The Post-Gazette did not respond to a request for comment.
“The support and solidarity shown by the politicians who have stood with us has been — frankly — it’s been overwhelming,” Guild Secretary Alex McCann, a digital news editor at the Post-Gazette, told the Capital-Star.
“We feel really grateful that so many politicians have stood up for us in our fight, which we of course believe is a righteous fight for fair treatment of workers, which is something that hopefully everybody can get behind,” McCann said.
McCann said Deluzio visited the striking workers’ picket line and wasn’t the only politician who refused to take questions from non-union reporters at the newspaper during the strike.
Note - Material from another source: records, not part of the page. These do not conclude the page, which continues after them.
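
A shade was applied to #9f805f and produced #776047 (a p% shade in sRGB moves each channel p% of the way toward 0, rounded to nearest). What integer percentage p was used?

#9f805f is rgb(159, 128, 95); #776047 is rgb(119, 96, 71).
On the R channel (widest range): 119 ≈ 159 + (p/100)(0 − 159), so p ≈ 100×(119 − 159)/(0 − 159) = -4000/-159 = 25.16.
p = 25 reproduces all three channels after rounding.

25%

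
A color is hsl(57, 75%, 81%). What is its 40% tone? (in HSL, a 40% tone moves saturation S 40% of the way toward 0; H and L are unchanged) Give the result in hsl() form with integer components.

S moves 40% from 75 toward 0: 75 − 30 = 45 → 45.
H and L are unchanged.

hsl(57, 45%, 81%)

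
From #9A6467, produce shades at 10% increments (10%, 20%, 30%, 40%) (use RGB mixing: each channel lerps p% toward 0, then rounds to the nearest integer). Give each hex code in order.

#9A6467 is rgb(154, 100, 103).
10%: (154 − 15.4 = 138.6→139, 100 − 10 = 90→90, 103 − 10.3 = 92.7→93) → #8B5A5D
20%: (154 − 30.8 = 123.2→123, 100 − 20 = 80→80, 103 − 20.6 = 82.4→82) → #7B5052
30%: (154 − 46.2 = 107.8→108, 100 − 30 = 70→70, 103 − 30.9 = 72.1→72) → #6C4648
40%: (154 − 61.6 = 92.4→92, 100 − 40 = 60→60, 103 − 41.2 = 61.8→62) → #5C3C3E

#8B5A5D, #7B5052, #6C4648, #5C3C3E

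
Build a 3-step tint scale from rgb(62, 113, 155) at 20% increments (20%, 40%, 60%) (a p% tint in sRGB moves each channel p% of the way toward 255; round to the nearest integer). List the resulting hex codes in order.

#658daf, #8baac3, #b2c6d7

20%: (62 + 38.6 = 100.6→101, 113 + 28.4 = 141.4→141, 155 + 20 = 175→175) → #658daf
40%: (62 + 77.2 = 139.2→139, 113 + 56.8 = 169.8→170, 155 + 40 = 195→195) → #8baac3
60%: (62 + 115.8 = 177.8→178, 113 + 85.2 = 198.2→198, 155 + 60 = 215→215) → #b2c6d7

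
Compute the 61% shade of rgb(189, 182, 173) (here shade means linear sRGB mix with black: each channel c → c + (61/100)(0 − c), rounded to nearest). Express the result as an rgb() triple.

A 61% shade moves each channel 61% toward 0:
  R: 189 + 0.61×(0−189) = 189 − 115.29 = 73.71 → 74
  G: 182 + 0.61×(0−182) = 182 − 111.02 = 70.98 → 71
  B: 173 + 0.61×(0−173) = 173 − 105.53 = 67.47 → 67

rgb(74, 71, 67)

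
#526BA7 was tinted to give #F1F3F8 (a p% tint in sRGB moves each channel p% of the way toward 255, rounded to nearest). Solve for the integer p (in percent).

#526BA7 is rgb(82, 107, 167); #F1F3F8 is rgb(241, 243, 248).
On the R channel (widest range): 241 ≈ 82 + (p/100)(255 − 82), so p ≈ 100×(241 − 82)/(255 − 82) = 15900/173 = 91.91.
p = 92 reproduces all three channels after rounding.

92%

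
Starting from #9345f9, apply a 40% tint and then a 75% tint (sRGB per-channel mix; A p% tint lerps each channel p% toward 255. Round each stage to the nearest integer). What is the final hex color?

#efe3fe

#9345f9 is rgb(147, 69, 249).
Per channel, c → c + 0.4(255 − c):
  R: 147 + 0.4×(255−147) = 147 + 43.2 = 190.2 → 190
  G: 69 + 74.4 = 143.4 → 143
  B: 249 + 2.4 = 251.4 → 251
After the tint: rgb(190, 143, 251) = #be8ffb.
Per channel, c → c + 0.75(255 − c):
  R: 190 + 0.75×(255−190) = 190 + 48.75 = 238.75 → 239
  G: 143 + 0.75×(255−143) = 143 + 84 = 227 → 227
  B: 251 + 3 = 254 → 254
rgb(239, 227, 254) = #efe3fe.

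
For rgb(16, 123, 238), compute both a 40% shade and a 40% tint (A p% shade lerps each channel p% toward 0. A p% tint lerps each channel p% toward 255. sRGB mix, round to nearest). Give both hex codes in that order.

40% shade:
  R: 16 − 6.4 = 9.6 → 10
  G: 123 − 49.2 = 73.8 → 74
  B: 238 − 95.2 = 142.8 → 143
  → #0A4A8F
40% tint:
  R: 16 + 0.4×(255−16) = 16 + 95.6 = 111.6 → 112
  G: 123 + 52.8 = 175.8 → 176
  B: 238 + 0.4×(255−238) = 238 + 6.8 = 244.8 → 245
  → #70B0F5

#0A4A8F, #70B0F5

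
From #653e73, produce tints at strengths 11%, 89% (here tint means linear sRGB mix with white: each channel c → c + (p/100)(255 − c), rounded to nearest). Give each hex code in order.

#765382, #eeeaf0

#653e73 is rgb(101, 62, 115).
11%: (101 + 16.94 = 117.94→118, 62 + 21.23 = 83.23→83, 115 + 15.4 = 130.4→130) → #765382
89%: (101 + 137.06 = 238.06→238, 62 + 171.77 = 233.77→234, 115 + 124.6 = 239.6→240) → #eeeaf0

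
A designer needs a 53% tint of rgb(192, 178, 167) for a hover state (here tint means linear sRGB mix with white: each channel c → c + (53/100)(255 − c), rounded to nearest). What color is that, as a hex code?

Per channel, c → c + 0.53(255 − c):
  R: 192 + 0.53×(255−192) = 192 + 33.39 = 225.39 → 225
  G: 178 + 0.53×(255−178) = 178 + 40.81 = 218.81 → 219
  B: 167 + 0.53×(255−167) = 167 + 46.64 = 213.64 → 214
rgb(225, 219, 214) = #e1dbd6.

#e1dbd6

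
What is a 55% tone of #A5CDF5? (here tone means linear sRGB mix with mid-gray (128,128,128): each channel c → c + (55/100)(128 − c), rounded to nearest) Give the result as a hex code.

#A5CDF5 is rgb(165, 205, 245).
Per channel, c → c + 0.55(128 − c):
  R: 165 + 0.55×(128−165) = 165 − 20.35 = 144.65 → 145
  G: 205 − 42.35 = 162.65 → 163
  B: 245 + 0.55×(128−245) = 245 − 64.35 = 180.65 → 181
rgb(145, 163, 181) = #91A3B5.

#91A3B5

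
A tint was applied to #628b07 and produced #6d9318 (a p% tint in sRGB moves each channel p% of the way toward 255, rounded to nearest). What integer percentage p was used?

#628b07 is rgb(98, 139, 7); #6d9318 is rgb(109, 147, 24).
On the B channel (widest range): 24 ≈ 7 + (p/100)(255 − 7), so p ≈ 100×(24 − 7)/(255 − 7) = 1700/248 = 6.85.
p = 7 reproduces all three channels after rounding.

7%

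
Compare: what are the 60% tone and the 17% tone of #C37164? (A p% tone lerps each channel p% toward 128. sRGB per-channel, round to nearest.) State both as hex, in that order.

#9B7A75, #B87469

#C37164 is rgb(195, 113, 100).
60% tone:
  R: 195 + 0.6×(128−195) = 195 − 40.2 = 154.8 → 155
  G: 113 + 0.6×(128−113) = 113 + 9 = 122 → 122
  B: 100 + 0.6×(128−100) = 100 + 16.8 = 116.8 → 117
  → #9B7A75
17% tone:
  R: 195 + 0.17×(128−195) = 195 − 11.39 = 183.61 → 184
  G: 113 + 2.55 = 115.55 → 116
  B: 100 + 0.17×(128−100) = 100 + 4.76 = 104.76 → 105
  → #B87469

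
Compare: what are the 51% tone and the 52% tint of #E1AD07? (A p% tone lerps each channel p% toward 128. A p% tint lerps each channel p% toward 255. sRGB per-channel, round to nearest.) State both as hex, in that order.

#E1AD07 is rgb(225, 173, 7).
51% tone:
  R: 225 + 0.51×(128−225) = 225 − 49.47 = 175.53 → 176
  G: 173 − 22.95 = 150.05 → 150
  B: 7 + 0.51×(128−7) = 7 + 61.71 = 68.71 → 69
  → #B09645
52% tint:
  R: 225 + 0.52×(255−225) = 225 + 15.6 = 240.6 → 241
  G: 173 + 42.64 = 215.64 → 216
  B: 7 + 0.52×(255−7) = 7 + 128.96 = 135.96 → 136
  → #F1D888

#B09645, #F1D888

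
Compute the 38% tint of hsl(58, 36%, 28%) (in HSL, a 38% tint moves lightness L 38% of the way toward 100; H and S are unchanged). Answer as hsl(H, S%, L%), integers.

L moves 38% from 28 toward 100: 28 + 27.36 = 55.36 → 55.
H and S are unchanged.

hsl(58, 36%, 55%)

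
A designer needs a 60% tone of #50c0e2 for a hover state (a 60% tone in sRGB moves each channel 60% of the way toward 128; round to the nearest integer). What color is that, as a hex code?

#50c0e2 is rgb(80, 192, 226).
Lerp each channel 60% toward 128:
  R: 80 + 28.8 = 108.8 → 109
  G: 192 − 38.4 = 153.6 → 154
  B: 226 + 0.6×(128−226) = 226 − 58.8 = 167.2 → 167
rgb(109, 154, 167) = #6d9aa7.

#6d9aa7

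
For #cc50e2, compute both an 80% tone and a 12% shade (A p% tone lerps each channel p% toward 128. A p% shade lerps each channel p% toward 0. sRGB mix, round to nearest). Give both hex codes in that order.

#8f7694, #b446c7

#cc50e2 is rgb(204, 80, 226).
80% tone:
  R: 204 − 60.8 = 143.2 → 143
  G: 80 + 38.4 = 118.4 → 118
  B: 226 + 0.8×(128−226) = 226 − 78.4 = 147.6 → 148
  → #8f7694
12% shade:
  R: 204 + 0.12×(0−204) = 204 − 24.48 = 179.52 → 180
  G: 80 + 0.12×(0−80) = 80 − 9.6 = 70.4 → 70
  B: 226 − 27.12 = 198.88 → 199
  → #b446c7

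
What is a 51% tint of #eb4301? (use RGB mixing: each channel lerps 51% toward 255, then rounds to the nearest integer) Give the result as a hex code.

#eb4301 is rgb(235, 67, 1).
Per channel, c → c + 0.51(255 − c):
  R: 235 + 0.51×(255−235) = 235 + 10.2 = 245.2 → 245
  G: 67 + 95.88 = 162.88 → 163
  B: 1 + 129.54 = 130.54 → 131
rgb(245, 163, 131) = #f5a383.

#f5a383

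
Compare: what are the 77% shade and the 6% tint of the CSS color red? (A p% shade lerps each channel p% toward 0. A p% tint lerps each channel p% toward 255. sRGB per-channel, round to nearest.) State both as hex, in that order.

#3B0000, #FF0F0F

CSS red is rgb(255, 0, 0).
77% shade:
  R: 255 − 196.35 = 58.65 → 59
  G: 0 + 0 = 0 → 0
  B: 0 + 0 = 0 → 0
  → #3B0000
6% tint:
  R: 255 + 0.06×(255−255) = 255 + 0 = 255 → 255
  G: 0 + 15.3 = 15.3 → 15
  B: 0 + 0.06×(255−0) = 0 + 15.3 = 15.3 → 15
  → #FF0F0F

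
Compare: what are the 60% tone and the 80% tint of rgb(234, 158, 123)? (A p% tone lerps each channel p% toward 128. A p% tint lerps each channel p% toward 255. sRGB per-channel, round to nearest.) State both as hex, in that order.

60% tone:
  R: 234 + 0.6×(128−234) = 234 − 63.6 = 170.4 → 170
  G: 158 + 0.6×(128−158) = 158 − 18 = 140 → 140
  B: 123 + 0.6×(128−123) = 123 + 3 = 126 → 126
  → #aa8c7e
80% tint:
  R: 234 + 16.8 = 250.8 → 251
  G: 158 + 0.8×(255−158) = 158 + 77.6 = 235.6 → 236
  B: 123 + 0.8×(255−123) = 123 + 105.6 = 228.6 → 229
  → #fbece5

#aa8c7e, #fbece5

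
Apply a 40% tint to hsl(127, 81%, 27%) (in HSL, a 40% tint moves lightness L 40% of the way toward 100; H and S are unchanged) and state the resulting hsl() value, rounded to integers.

L moves 40% from 27 toward 100: 27 + 29.2 = 56.2 → 56.
H and S are unchanged.

hsl(127, 81%, 56%)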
U.S. Sen. Bob Casey, D-Pa., who brought pizza to the picket line, outgoing U.S. Rep. Conor Lamb, D-17th District; state Rep. Malcolm Kenyatta, D-Philadelphia; Allegheny County Councilor Bethany Hallam, and Fetterman all came to show their support in person.
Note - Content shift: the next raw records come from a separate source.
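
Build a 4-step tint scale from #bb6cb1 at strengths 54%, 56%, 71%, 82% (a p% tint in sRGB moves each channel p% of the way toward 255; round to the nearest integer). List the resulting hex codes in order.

#e0bbdb, #e1bedd, #ebd4e8, #f3e5f1

#bb6cb1 is rgb(187, 108, 177).
54%: (187 + 36.72 = 223.72→224, 108 + 79.38 = 187.38→187, 177 + 42.12 = 219.12→219) → #e0bbdb
56%: (187 + 38.08 = 225.08→225, 108 + 82.32 = 190.32→190, 177 + 43.68 = 220.68→221) → #e1bedd
71%: (187 + 48.28 = 235.28→235, 108 + 104.37 = 212.37→212, 177 + 55.38 = 232.38→232) → #ebd4e8
82%: (187 + 55.76 = 242.76→243, 108 + 120.54 = 228.54→229, 177 + 63.96 = 240.96→241) → #f3e5f1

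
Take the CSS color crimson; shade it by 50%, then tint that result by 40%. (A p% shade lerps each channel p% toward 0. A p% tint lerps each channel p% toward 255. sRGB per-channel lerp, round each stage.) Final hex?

CSS crimson is rgb(220, 20, 60).
A 50% shade moves each channel 50% toward 0:
  R: 220 + 0.5×(0−220) = 220 − 110 = 110 → 110
  G: 20 + 0.5×(0−20) = 20 − 10 = 10 → 10
  B: 60 − 30 = 30 → 30
After the shade: rgb(110, 10, 30) = #6e0a1e.
Lerp each channel 40% toward 255:
  R: 110 + 0.4×(255−110) = 110 + 58 = 168 → 168
  G: 10 + 98 = 108 → 108
  B: 30 + 0.4×(255−30) = 30 + 90 = 120 → 120
rgb(168, 108, 120) = #a86c78.

#a86c78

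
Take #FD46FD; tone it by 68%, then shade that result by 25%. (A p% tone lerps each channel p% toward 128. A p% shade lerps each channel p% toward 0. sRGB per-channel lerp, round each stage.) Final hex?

#7E527E

#FD46FD is rgb(253, 70, 253).
Lerp each channel 68% toward 128:
  R: 253 + 0.68×(128−253) = 253 − 85 = 168 → 168
  G: 70 + 39.44 = 109.44 → 109
  B: 253 + 0.68×(128−253) = 253 − 85 = 168 → 168
After the tone: rgb(168, 109, 168) = #A86DA8.
Lerp each channel 25% toward 0:
  R: 168 + 0.25×(0−168) = 168 − 42 = 126 → 126
  G: 109 + 0.25×(0−109) = 109 − 27.25 = 81.75 → 82
  B: 168 + 0.25×(0−168) = 168 − 42 = 126 → 126
rgb(126, 82, 126) = #7E527E.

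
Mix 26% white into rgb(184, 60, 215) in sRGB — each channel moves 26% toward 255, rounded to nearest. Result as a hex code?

#CA6FE1

Lerp each channel 26% toward 255:
  R: 184 + 18.46 = 202.46 → 202
  G: 60 + 0.26×(255−60) = 60 + 50.7 = 110.7 → 111
  B: 215 + 10.4 = 225.4 → 225
rgb(202, 111, 225) = #CA6FE1.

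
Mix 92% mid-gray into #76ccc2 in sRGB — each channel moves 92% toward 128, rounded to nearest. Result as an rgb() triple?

#76ccc2 is rgb(118, 204, 194).
Per channel, c → c + 0.92(128 − c):
  R: 118 + 0.92×(128−118) = 118 + 9.2 = 127.2 → 127
  G: 204 + 0.92×(128−204) = 204 − 69.92 = 134.08 → 134
  B: 194 + 0.92×(128−194) = 194 − 60.72 = 133.28 → 133

rgb(127, 134, 133)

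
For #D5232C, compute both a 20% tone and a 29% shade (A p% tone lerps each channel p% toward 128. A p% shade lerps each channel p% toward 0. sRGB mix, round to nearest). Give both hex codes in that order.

#C4363D, #97191F

#D5232C is rgb(213, 35, 44).
20% tone:
  R: 213 − 17 = 196 → 196
  G: 35 + 0.2×(128−35) = 35 + 18.6 = 53.6 → 54
  B: 44 + 0.2×(128−44) = 44 + 16.8 = 60.8 → 61
  → #C4363D
29% shade:
  R: 213 + 0.29×(0−213) = 213 − 61.77 = 151.23 → 151
  G: 35 − 10.15 = 24.85 → 25
  B: 44 − 12.76 = 31.24 → 31
  → #97191F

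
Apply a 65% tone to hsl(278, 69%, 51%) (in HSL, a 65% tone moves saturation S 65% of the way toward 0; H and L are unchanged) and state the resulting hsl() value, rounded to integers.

hsl(278, 24%, 51%)

S moves 65% from 69 toward 0: 69 − 44.85 = 24.15 → 24.
H and L are unchanged.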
Pittsburgh City Councilors Bruce Kraus and Bobby Wilson both stopped by, with Kraus delivering a Will of Council, a kind of proclamation expressing support.
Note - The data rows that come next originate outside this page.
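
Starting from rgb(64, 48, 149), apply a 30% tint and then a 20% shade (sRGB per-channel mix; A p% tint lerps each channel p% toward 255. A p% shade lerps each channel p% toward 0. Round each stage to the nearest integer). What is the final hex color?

#615891

A 30% tint moves each channel 30% toward 255:
  R: 64 + 57.3 = 121.3 → 121
  G: 48 + 62.1 = 110.1 → 110
  B: 149 + 0.3×(255−149) = 149 + 31.8 = 180.8 → 181
After the tint: rgb(121, 110, 181) = #796eb5.
Per channel, c → c + 0.2(0 − c):
  R: 121 − 24.2 = 96.8 → 97
  G: 110 − 22 = 88 → 88
  B: 181 − 36.2 = 144.8 → 145
rgb(97, 88, 145) = #615891.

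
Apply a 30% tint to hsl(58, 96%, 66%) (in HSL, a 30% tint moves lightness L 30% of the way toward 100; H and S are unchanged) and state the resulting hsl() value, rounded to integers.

L moves 30% from 66 toward 100: 66 + 10.2 = 76.2 → 76.
H and S are unchanged.

hsl(58, 96%, 76%)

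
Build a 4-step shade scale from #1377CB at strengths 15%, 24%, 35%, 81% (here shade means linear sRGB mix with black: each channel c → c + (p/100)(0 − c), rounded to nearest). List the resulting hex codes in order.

#1377CB is rgb(19, 119, 203).
15%: (19 − 2.85 = 16.15→16, 119 − 17.85 = 101.15→101, 203 − 30.45 = 172.55→173) → #1065AD
24%: (19 − 4.56 = 14.44→14, 119 − 28.56 = 90.44→90, 203 − 48.72 = 154.28→154) → #0E5A9A
35%: (19 − 6.65 = 12.35→12, 119 − 41.65 = 77.35→77, 203 − 71.05 = 131.95→132) → #0C4D84
81%: (19 − 15.39 = 3.61→4, 119 − 96.39 = 22.61→23, 203 − 164.43 = 38.57→39) → #041727

#1065AD, #0E5A9A, #0C4D84, #041727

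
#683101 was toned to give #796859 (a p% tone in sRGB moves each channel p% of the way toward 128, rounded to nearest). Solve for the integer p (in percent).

#683101 is rgb(104, 49, 1); #796859 is rgb(121, 104, 89).
On the B channel (widest range): 89 ≈ 1 + (p/100)(128 − 1), so p ≈ 100×(89 − 1)/(128 − 1) = 8800/127 = 69.29.
p = 69 reproduces all three channels after rounding.

69%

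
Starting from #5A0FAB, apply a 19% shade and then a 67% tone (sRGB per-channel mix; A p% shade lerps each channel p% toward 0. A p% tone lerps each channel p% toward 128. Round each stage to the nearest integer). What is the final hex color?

#5A0FAB is rgb(90, 15, 171).
Per channel, c → c + 0.19(0 − c):
  R: 90 + 0.19×(0−90) = 90 − 17.1 = 72.9 → 73
  G: 15 − 2.85 = 12.15 → 12
  B: 171 + 0.19×(0−171) = 171 − 32.49 = 138.51 → 139
After the shade: rgb(73, 12, 139) = #490C8B.
Lerp each channel 67% toward 128:
  R: 73 + 0.67×(128−73) = 73 + 36.85 = 109.85 → 110
  G: 12 + 0.67×(128−12) = 12 + 77.72 = 89.72 → 90
  B: 139 − 7.37 = 131.63 → 132
rgb(110, 90, 132) = #6E5A84.

#6E5A84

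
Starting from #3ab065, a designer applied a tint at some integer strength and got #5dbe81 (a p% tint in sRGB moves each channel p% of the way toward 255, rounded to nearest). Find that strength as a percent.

18%

#3ab065 is rgb(58, 176, 101); #5dbe81 is rgb(93, 190, 129).
On the R channel (widest range): 93 ≈ 58 + (p/100)(255 − 58), so p ≈ 100×(93 − 58)/(255 − 58) = 3500/197 = 17.77.
p = 18 reproduces all three channels after rounding.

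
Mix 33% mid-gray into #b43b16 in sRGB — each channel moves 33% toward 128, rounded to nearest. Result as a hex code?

#a35239

#b43b16 is rgb(180, 59, 22).
A 33% tone moves each channel 33% toward 128:
  R: 180 − 17.16 = 162.84 → 163
  G: 59 + 22.77 = 81.77 → 82
  B: 22 + 34.98 = 56.98 → 57
rgb(163, 82, 57) = #a35239.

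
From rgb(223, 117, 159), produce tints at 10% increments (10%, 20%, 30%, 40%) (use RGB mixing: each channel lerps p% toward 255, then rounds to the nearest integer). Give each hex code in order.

#E283A9, #E591B2, #E99EBC, #ECACC5

10%: (223 + 3.2 = 226.2→226, 117 + 13.8 = 130.8→131, 159 + 9.6 = 168.6→169) → #E283A9
20%: (223 + 6.4 = 229.4→229, 117 + 27.6 = 144.6→145, 159 + 19.2 = 178.2→178) → #E591B2
30%: (223 + 9.6 = 232.6→233, 117 + 41.4 = 158.4→158, 159 + 28.8 = 187.8→188) → #E99EBC
40%: (223 + 12.8 = 235.8→236, 117 + 55.2 = 172.2→172, 159 + 38.4 = 197.4→197) → #ECACC5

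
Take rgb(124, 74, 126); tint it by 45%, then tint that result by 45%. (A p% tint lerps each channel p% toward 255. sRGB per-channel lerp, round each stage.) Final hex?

Per channel, c → c + 0.45(255 − c):
  R: 124 + 58.95 = 182.95 → 183
  G: 74 + 0.45×(255−74) = 74 + 81.45 = 155.45 → 155
  B: 126 + 58.05 = 184.05 → 184
After the tint: rgb(183, 155, 184) = #B79BB8.
Per channel, c → c + 0.45(255 − c):
  R: 183 + 0.45×(255−183) = 183 + 32.4 = 215.4 → 215
  G: 155 + 0.45×(255−155) = 155 + 45 = 200 → 200
  B: 184 + 0.45×(255−184) = 184 + 31.95 = 215.95 → 216
rgb(215, 200, 216) = #D7C8D8.

#D7C8D8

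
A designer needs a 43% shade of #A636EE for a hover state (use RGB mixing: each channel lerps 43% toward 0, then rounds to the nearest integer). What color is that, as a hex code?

#A636EE is rgb(166, 54, 238).
Per channel, c → c + 0.43(0 − c):
  R: 166 − 71.38 = 94.62 → 95
  G: 54 − 23.22 = 30.78 → 31
  B: 238 + 0.43×(0−238) = 238 − 102.34 = 135.66 → 136
rgb(95, 31, 136) = #5F1F88.

#5F1F88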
McCann said the support of political leaders would not affect future news coverage when the Guild members are back at work in the Post-Gazette’s offices.
“I don’t think we’d be worth our salt as journalists if we let something like a senator stopping by with pizzas from Pizza Hut affect our reporting,” he said. “I think — I’m not a mind reader — but I think that all of these politicians understand that’s the case. They support us not only because they’re pro-labor politicians who believe in the importance of strong unions. They also support us because they understand that a fair and free press is critical to democracy.”
The union and management are scheduled to meet at the bargaining table on Nov. 14 at the Omni William Penn Hotel in Downtown Pittsburgh — the first time the two sides have met in person since September of 2020 — McCann said.
He said he wasn’t sure how much the show of support from politicians had affected management’s request to meet, but that it had only strengthened the Guild’s resolve.
“We’re prepared to continue to do things to make it very difficult for the company to continue without us,” McCann said. “We all want to get back to work. it’s up to them to meet us and to do what the company can to get us back to work.”